O pito do bispo

O presidente Lula foi à missa no dia 1.º de maio, decerto movido por alguma inspiração profunda. Escolheu, para rezar, a Igreja Matriz de São Bernardo do Campo, a mesma em que se refugiava nos velhos tempos de sindicalista fazedor de greve e fugitivo da polícia. Além de ouvir a prática do bispo dom Nelson Westrup, que centrou fogo na crítica ao “agravamento crescente das desigualdades sociais”, teve que agüentar um provável parente da primeira-dama, o padre Décio Rocco Gruppi, na leitura que fez da carta do recém-concluído encontro nacional da Conferência dos Bispos do Brasil -CNBB que, igualmente, condena a distância em que o governo se mantém dos pobres e excluídos. “Como calarmos?”, perguntou o sacerdote mensageiro.

Embora todos os integrantes do primeiro escalão do governo que ali estavam tenham teorizado sobre o fato de que Lula tirou de letra toda a carraspana e, portanto, não sofreu nenhum tipo de constrangimento, é difícil acreditar que isso seja verdade. Não é fácil para quem prometeu redescobrir o Brasil e curar suas feridas sociais mais profundas ouvir tudo o que foi pronunciado, incluindo as severas críticas ao ínfimo salário mínimo que acabara de decretar. “O justo salário pode ser considerado como a verificação da chave concreta da justiça de cada sistema socioeconômico”, disse o bispo.

Na missa, que durou cerca de duas horas e meia, Lula teve oportunidade de ouvir mais: do desemprego e da fome, das ameaças constantes de “rompimento do tecido social”, da “desordem estrutural” e da “dura realidade que faz de nosso País um campeão da má distribuição de terra, renda e riqueza”. Ouviu, igualmente, conselhos (o estabelecimento de “uma política econômica que vise, em primeiro lugar, a promoção do trabalho e inclusão social”) e advertências (“os recursos públicos devem destinar-se não apenas ao pagamento dos juros da dívida pública interna e externa, mas a investimentos geradores de emprego, na cidade e no campo, e a iniciativas que atendam à exigência constitucional de erradicação da pobreza”). Na carta da CNBB, um conselho direto: “Os credores (das dívidas externa e interna) podem esperar, mas os desempregados não”. Coisas que o PT, na oposição, endossava sem pestanejar.

É sempre arriscado teorizar sobre os sentimentos de terceiros. Mas os sentimentos presidenciais pertencem a todos os brasileiros. Seria de perguntar o que Lula pensava em seu íntimo enquanto rezava inspirado por tão graves reflexões. Nem mesmo a necessidade de “urgente implementação do plano nacional de reforma agrária para criação de empregos e produção de alimentos” ficou de fora da homilia, que seguiu culpando o governo, diante do “não-cumprimento de suas metas”, pelos conflitos que se agravaram – críticas que representam, segundo o prelado, “verdade objetiva”, “fatos que aí estão” e com os quais “ele (Lula) deve concordar”.

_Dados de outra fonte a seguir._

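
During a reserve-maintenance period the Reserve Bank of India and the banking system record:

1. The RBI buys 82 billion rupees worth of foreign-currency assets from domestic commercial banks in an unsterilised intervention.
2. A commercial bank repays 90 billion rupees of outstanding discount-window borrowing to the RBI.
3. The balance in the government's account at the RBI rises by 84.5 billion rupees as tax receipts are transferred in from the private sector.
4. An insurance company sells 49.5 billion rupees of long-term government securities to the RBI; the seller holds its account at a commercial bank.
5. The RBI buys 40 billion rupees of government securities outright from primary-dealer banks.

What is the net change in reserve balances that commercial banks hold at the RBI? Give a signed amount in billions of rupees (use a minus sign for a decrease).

RBI balance sheet:
  Assets:      Securities +89.5B, Loans to banks −90B, Foreign assets +82B
  Liabilities: Bank reserves −3B, Government deposits +84.5B
Commercial banking system:
  Assets:      Reserves at CB −3B, Securities −40B, Foreign assets −82B
  Liabilities: Checkable deposits −35B, Borrowings from CB −90B
So the change in reserve balances that commercial banks hold at the RBI is -3 billion.

-3 billion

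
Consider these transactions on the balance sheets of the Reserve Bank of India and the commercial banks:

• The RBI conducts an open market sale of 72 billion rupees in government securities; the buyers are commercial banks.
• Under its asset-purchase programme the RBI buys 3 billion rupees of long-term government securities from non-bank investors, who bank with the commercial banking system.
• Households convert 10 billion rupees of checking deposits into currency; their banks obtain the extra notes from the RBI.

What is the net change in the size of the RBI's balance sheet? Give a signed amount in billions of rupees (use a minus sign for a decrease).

-69 billion

OMO sale (to banks) 72 billion rupees: an RBI asset is shed → −72B.
Asset purchase (from non-banks) 3 billion rupees: an RBI asset is acquired → +3B.
Currency withdrawal 10 billion rupees: only the composition of liabilities changes → 0.
Net: −72 + 3 + 0 = -69 billion.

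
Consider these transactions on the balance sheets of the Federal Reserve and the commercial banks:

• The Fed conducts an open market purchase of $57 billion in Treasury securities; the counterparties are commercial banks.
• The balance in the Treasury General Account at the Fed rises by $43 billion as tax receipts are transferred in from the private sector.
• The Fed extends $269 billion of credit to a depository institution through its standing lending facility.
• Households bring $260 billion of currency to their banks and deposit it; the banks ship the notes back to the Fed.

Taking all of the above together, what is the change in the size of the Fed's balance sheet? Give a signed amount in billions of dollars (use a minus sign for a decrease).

+$326 billion

Fed balance sheet:
  Assets:      Securities +$57B, Loans to banks +$269B
  Liabilities: Bank reserves +$543B, Currency in circulation −$260B, Government deposits +$43B
Commercial banking system:
  Assets:      Reserves at CB +$543B, Securities −$57B
  Liabilities: Checkable deposits +$217B, Borrowings from CB +$269B
Change in total Fed assets = +$326 billion.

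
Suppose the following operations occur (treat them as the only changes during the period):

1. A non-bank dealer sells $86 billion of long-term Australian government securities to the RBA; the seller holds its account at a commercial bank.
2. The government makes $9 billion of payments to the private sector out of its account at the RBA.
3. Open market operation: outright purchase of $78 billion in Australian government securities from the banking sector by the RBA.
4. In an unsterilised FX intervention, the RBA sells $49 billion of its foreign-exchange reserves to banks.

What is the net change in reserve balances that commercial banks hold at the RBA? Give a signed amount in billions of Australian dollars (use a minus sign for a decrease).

RBA balance sheet:
  Assets:      Securities +$164B, Foreign assets −$49B
  Liabilities: Bank reserves +$124B, Government deposits −$9B
So the change in reserve balances that commercial banks hold at the RBA is +$124 billion.

+$124 billion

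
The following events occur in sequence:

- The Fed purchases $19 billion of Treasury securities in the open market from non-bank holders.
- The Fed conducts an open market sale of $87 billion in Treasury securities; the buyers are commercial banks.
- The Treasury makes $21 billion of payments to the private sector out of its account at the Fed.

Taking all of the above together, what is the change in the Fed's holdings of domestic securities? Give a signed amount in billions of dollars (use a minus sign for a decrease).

-$68 billion

Asset purchase (from non-banks) $19 billion: securities added to the Fed's portfolio → +$19B.
OMO sale (to banks) $87 billion: securities removed from the Fed's portfolio → −$87B.
Government spending $21 billion: the Fed's securities portfolio is untouched → 0.
Net: 19 − 87 + 0 = -$68 billion.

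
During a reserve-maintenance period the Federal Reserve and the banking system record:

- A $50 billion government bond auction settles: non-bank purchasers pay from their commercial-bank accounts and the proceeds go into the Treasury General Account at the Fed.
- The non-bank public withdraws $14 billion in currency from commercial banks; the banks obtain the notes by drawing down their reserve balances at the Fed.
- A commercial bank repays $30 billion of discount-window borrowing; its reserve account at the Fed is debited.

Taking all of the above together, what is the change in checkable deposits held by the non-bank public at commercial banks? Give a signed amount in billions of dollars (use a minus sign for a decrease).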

Talvez fortalecido pela estocada (o presidente nunca escondeu seu lado religioso), pelo menos na parte objetiva de sua reação, Lula fez um mea culpa que, além de histórico, é sintomático: “Não temos mais o direito – disse diante de cerca de três mil penitentes que se apertavam na igreja – de criticar ninguém, mas o direito apenas de assumirmos as responsabilidades de transformar em realidade aquilo que nós falamos”. Uma realidade que, segundo o próprio Lula, está pior: “Antigamente tinha o pessoal com as placas nas portas das fábricas oferecendo vagas, mas hoje não tem mais, as placas desapareceram e o desemprego passa a ser um dos grandes problemas do Brasil”.

Que o pito do bispo tenha servido para alguma coisa. Os “fatos que aí estão” não recomendam outra alternativa senão essa de “continuar dialogando respeitosamente com a Igreja” e com os brasileiros todos. O mínimo anunciado é baixo, a taxa de desemprego é alta, a saúde capenga, a segurança falta… Vencedora, a esperança começa a ser vencida, embora Lula continue prometendo – como prometeu na missa – “concretizar o sonho e o desejo de milhões de mulheres e homens”. Que assim seja, amém.